Stubborn

1st October 2018

If there’s one quality I admire in myself, it’s my stubbornness. Some call it grit, others call it moxie, but I just call it stubbornness, probably because it manifests in lots of different ways. These manifestations aren’t always immediately positive. But.

No matter what, I am stubborn. If there’s something I want, I am determined to have it. If there’s something I want to do, I will figure out how. It may take me a while. I may (okay, I definitely will) complain about it if it’s hard. But I’m stubborn and I’m going to get there.

This isn’t a thinly-veiled humblebrag.
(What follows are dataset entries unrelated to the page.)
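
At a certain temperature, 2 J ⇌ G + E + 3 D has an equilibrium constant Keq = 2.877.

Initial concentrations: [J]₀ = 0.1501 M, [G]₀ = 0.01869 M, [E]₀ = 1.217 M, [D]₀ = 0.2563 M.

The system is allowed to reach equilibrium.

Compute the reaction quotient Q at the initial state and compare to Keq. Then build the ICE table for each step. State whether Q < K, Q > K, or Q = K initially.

Q₀ = 0.017 vs Keq = 2.877 ⇒ Q<K, forward
Step 1:
                   J          G          E          D
  Initial     0.1501    0.01869      1.217     0.2563
  Change     -0.1035    0.05177    0.05177     0.1553
  Equil      0.04655    0.07046      1.269     0.4116
  solve Keq expr → x = 0.05177; check Q = 2.877

Q₀ = 0.017; Q < K (proceeds forward)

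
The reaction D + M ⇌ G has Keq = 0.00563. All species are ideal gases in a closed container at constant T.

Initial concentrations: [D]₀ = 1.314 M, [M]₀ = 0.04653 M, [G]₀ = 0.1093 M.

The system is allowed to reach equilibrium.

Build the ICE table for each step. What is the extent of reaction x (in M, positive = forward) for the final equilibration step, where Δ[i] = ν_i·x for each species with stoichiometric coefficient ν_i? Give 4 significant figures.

Q₀ = 1.788 vs Keq = 0.00563 ⇒ Q>K, reverse
Step 1:
                    D           M           G
  I             1.314     0.04653      0.1093
  C            0.1081      0.1081     -0.1081
  E             1.422      0.1546    0.001238
  solve Keq expr → x = -0.1081; check Q = 0.00563

x = -0.1081 M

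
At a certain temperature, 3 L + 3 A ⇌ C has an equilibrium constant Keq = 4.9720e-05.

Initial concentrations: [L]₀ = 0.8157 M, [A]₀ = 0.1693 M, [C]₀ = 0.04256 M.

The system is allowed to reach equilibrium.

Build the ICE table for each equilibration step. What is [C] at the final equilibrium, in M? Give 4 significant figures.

[C]_eq = 1.0933e-06 M

Q₀ = 16.16 vs Keq = 4.9720e-05 ⇒ Q>K, reverse
Step 1:
                    L           A           C
  init         0.8157      0.1693     0.04256
  Δ            0.1277      0.1277    -0.04256
  eq           0.9434       0.297  1.0933e-06
  solve Keq expr → x = -0.04256; check Q = 4.9720e-05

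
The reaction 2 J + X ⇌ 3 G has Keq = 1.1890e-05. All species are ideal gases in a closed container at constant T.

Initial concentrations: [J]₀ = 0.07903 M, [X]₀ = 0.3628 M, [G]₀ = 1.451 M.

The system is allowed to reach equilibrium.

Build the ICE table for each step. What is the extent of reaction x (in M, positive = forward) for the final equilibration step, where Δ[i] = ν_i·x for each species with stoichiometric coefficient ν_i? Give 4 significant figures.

Q₀ = 1348 vs Keq = 1.1890e-05 ⇒ Q>K, reverse
Step 1:
                   J          X          G
  Initial    0.07903     0.3628      1.451
  Change      0.9527     0.4763     -1.429
  Equil        1.032     0.8391    0.02198
  solve Keq expr → x = -0.4763; check Q = 1.1890e-05

x = -0.4763 M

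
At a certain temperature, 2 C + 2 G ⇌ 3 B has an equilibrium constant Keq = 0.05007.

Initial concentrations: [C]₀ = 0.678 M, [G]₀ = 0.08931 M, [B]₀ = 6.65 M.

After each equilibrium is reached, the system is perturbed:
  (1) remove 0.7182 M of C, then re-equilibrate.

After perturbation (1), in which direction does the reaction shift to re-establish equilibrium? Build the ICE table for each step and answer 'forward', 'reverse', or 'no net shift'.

Direction: reverse

Q₀ = 8.0206e+04 vs Keq = 0.05007 ⇒ Q>K, reverse
Step 1:
                   C          G          B
  init         0.678    0.08931       6.65
  Δ            3.128      3.128     -4.692
  eq           3.806      3.217      1.958
  solve Keq expr → x = -1.564; check Q = 0.05007
Then remove 0.7182 M of C.
Step 2:
                   C          G          B
  init         3.088      3.217      1.958
  Δ           0.1145     0.1145    -0.1718
  eq           3.202      3.332      1.786
  solve Keq expr → x = -0.05726; check Q = 0.05007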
I said my stubbornness hasn’t always worked out in my favor, which is true. It has, however, always, always, always worked out for my growth and good, even if I couldn’t see it at the time.
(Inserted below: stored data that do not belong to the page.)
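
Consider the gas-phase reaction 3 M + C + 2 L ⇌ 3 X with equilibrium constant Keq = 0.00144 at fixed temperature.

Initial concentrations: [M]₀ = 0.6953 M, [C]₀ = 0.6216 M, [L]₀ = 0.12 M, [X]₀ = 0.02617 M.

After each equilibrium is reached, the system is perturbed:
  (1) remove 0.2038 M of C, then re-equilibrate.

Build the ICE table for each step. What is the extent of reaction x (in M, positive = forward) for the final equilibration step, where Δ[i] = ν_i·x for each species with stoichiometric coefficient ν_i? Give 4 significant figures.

Q₀ = 0.005957 vs Keq = 0.00144 ⇒ Q>K, reverse
Step 1:
                  M         C         L         X
  init       0.6953    0.6216      0.12   0.02617
  Δ        0.009077  0.003026  0.006051 -0.009077
  eq         0.7044    0.6246    0.1261   0.01709
  solve Keq expr → x = -0.003026; check Q = 0.00144
Then remove 0.2038 M of C.
Step 2:
                  M         C         L         X
  init       0.7044    0.4208    0.1261   0.01709
  Δ        0.001956 6.5186e-04  0.001304 -0.001956
  eq         0.7063    0.4215    0.1274   0.01514
  solve Keq expr → x = -6.5186e-04; check Q = 0.00144

x = -6.5186e-04 M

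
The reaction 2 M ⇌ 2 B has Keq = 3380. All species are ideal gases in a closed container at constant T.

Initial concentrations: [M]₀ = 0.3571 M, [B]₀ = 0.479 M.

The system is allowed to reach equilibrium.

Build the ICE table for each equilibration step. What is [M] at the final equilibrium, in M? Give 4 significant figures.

Q₀ = 1.799 vs Keq = 3380 ⇒ Q<K, forward
Step 1:
                  M         B
  Initial    0.3571     0.479
  Change     -0.343     0.343
  Equil     0.01414     0.822
  solve Keq expr → x = 0.1715; check Q = 3380

[M]_eq = 0.01414 M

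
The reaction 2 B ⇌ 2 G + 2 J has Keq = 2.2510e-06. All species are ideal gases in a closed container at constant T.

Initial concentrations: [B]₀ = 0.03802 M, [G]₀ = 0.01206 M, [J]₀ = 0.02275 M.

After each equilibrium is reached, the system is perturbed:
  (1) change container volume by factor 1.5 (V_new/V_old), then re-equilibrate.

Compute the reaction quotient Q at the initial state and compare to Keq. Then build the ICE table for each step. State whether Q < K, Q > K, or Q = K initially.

Q₀ = 5.2075e-05 vs Keq = 2.2510e-06 ⇒ Q>K, reverse
Step 1:
                   B          G          J
  Initial    0.03802    0.01206    0.02275
  Change    0.007559  -0.007559  -0.007559
  Equil      0.04558   0.004501    0.01519
  solve Keq expr → x = -0.003779; check Q = 2.2510e-06
Then change container volume by factor 1.5 (V_new/V_old).
Step 2:
                   B          G          J
  Initial    0.03039   0.003001    0.01013
  Change  -9.7394e-04 9.7394e-04 9.7394e-04
  Equil      0.02941   0.003975     0.0111
  solve Keq expr → x = 4.8697e-04; check Q = 2.2510e-06

Q₀ = 5.2075e-05; Q > K (proceeds reverse)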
So, stubbornness. Who cares? I guess I do. A few years ago (almost four to be exact), I decided I wanted to start a blog. I have stubbornly kept this blog—its hosting, domain name, and all its ilk—for four years now, updating intermittently, going dark for months at a time.
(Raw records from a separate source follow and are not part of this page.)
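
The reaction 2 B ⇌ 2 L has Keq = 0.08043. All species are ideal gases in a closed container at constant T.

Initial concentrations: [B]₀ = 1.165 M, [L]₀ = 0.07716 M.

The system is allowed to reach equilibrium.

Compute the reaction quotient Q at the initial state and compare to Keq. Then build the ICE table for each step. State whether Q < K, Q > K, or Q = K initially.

Q₀ = 0.004387 vs Keq = 0.08043 ⇒ Q<K, forward
Step 1:
                   B          L
  Initial      1.165    0.07716
  Change     -0.1973     0.1973
  Equil       0.9677     0.2744
  solve Keq expr → x = 0.09864; check Q = 0.08043

Q₀ = 0.004387; Q < K (proceeds forward)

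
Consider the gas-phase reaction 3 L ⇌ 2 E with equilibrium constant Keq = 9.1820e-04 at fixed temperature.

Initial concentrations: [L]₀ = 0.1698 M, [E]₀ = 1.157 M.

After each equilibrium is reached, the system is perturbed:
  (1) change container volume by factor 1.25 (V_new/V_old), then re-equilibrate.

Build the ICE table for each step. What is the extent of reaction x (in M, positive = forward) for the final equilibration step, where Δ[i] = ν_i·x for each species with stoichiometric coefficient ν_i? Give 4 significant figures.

Q₀ = 273.4 vs Keq = 9.1820e-04 ⇒ Q>K, reverse
Step 1:
                    L           E
  Initial      0.1698       1.157
  Change        1.626      -1.084
  Equil         1.796     0.07293
  solve Keq expr → x = -0.542; check Q = 9.1820e-04
Then change container volume by factor 1.25 (V_new/V_old).
Step 2:
                    L           E
  Initial       1.437     0.05834
  Change      0.00854   -0.005693
  Equil         1.445     0.05265
  solve Keq expr → x = -0.002847; check Q = 9.1820e-04

x = -0.002847 M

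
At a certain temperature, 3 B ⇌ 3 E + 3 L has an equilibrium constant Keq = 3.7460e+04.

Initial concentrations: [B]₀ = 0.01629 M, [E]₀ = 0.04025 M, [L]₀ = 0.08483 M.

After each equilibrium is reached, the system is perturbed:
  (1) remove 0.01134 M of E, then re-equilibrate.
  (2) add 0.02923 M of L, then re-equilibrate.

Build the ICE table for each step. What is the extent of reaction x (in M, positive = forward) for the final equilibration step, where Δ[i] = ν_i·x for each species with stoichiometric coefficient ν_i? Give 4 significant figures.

x = -1.3054e-05 M

Q₀ = 0.009208 vs Keq = 3.7460e+04 ⇒ Q<K, forward
Step 1:
                  B         E         L
  I         0.01629   0.04025   0.08483
  C        -0.01612   0.01612   0.01612
  E       1.7007e-04   0.05637    0.1009
  solve Keq expr → x = 0.005373; check Q = 3.7460e+04
Then remove 0.01134 M of E.
Step 2:
                  B         E         L
  I       1.7007e-04   0.04503    0.1009
  C       -3.4065e-05 3.4065e-05 3.4065e-05
  E       1.3601e-04   0.04506     0.101
  solve Keq expr → x = 1.1355e-05; check Q = 3.7460e+04
Then add 0.02923 M of L.
Step 3:
                  B         E         L
  I       1.3601e-04   0.04506    0.1302
  C       3.9162e-05 -3.9162e-05 -3.9162e-05
  E       1.7517e-04   0.04502    0.1302
  solve Keq expr → x = -1.3054e-05; check Q = 3.7460e+04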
I still haven’t given up that goal of really starting a blog, writing regularly (consistently, even!), sharing my experiences with the world. All that junk. I know that as an avid consumer of online content, I look for writers that connect with their audience. I think there’s a lot to be said for the Return of the Authentic Blog™ …  and I’m gonna talk about that in an upcoming post, I think.

All that being said, you can take one look at my sidebar and … you will probably notice I haven’t updated since February of 2018. Oops. THE REAL IRONY IS THAT I WENT RADIO SILENT ON A POST THAT WAS SUPPOSED TO BE RECURRING CONTENT. HA HA HA. That’s what I call comedy.

A lot has happened since February, some of which I will keep pretty private, some of which I’m sure I’ll talk about eventually, none of which I feel like talking about currently. Things look so different than they did then. February and March were rough, and in early April, it all sort of came to a really horrible head and … kaboom.

One of the things I started doing when my life exploded was journaling. You know, in a paper journal. I have some friends who roll their eyes at me calling it a journal. They want me to call it a diary. I’m not sure why. I guess it’s a diary. Is there some sort of difference? I don’t know. Talk amongst yourselves.

Regardless of what you’d call the book I kept it in, I started writing. Daily. About everything. The mundane little things that happened. What I ate for lunch. The bills I needed to pay (not fun). Things I saw (sometimes fun). Whatever thoughts were swirling in my head (sometimes fun, sometimes really not fun). The feelings I felt I couldn’t publicly express.

I just wrote. And it was really good. Healing, even. I felt like writing made things less dire. Things suddenly weren’t merely happening to me; I was happening in the midst of them.

Right now, I’m not writing daily in my journal, mostly because I don’t feel the practice immediately necessary to keep me from going bonkers. I write here and there as I please, and it’s just as good as it was when I was writing daily. I had forgotten how much I liked writing.

I like writing. I like writing for myself. I like writing for other people. I just like to write.

I didn’t forget my blog. I’ve probably thought about my blog every single day since the last time I wrote. I’ve also thought about the millions of things that people like to tell folks they should or have to do with their blogs … and I got overwhelmed and annoyed and felt behind and inadequate and just … didn’t write here.

I’m looking forward to sharing things again–not because I have to, but because I want to, because I like to do so. It’s October, after all, and I’m stubborn. I won’t let this season pass by without squawking about it on the Internet.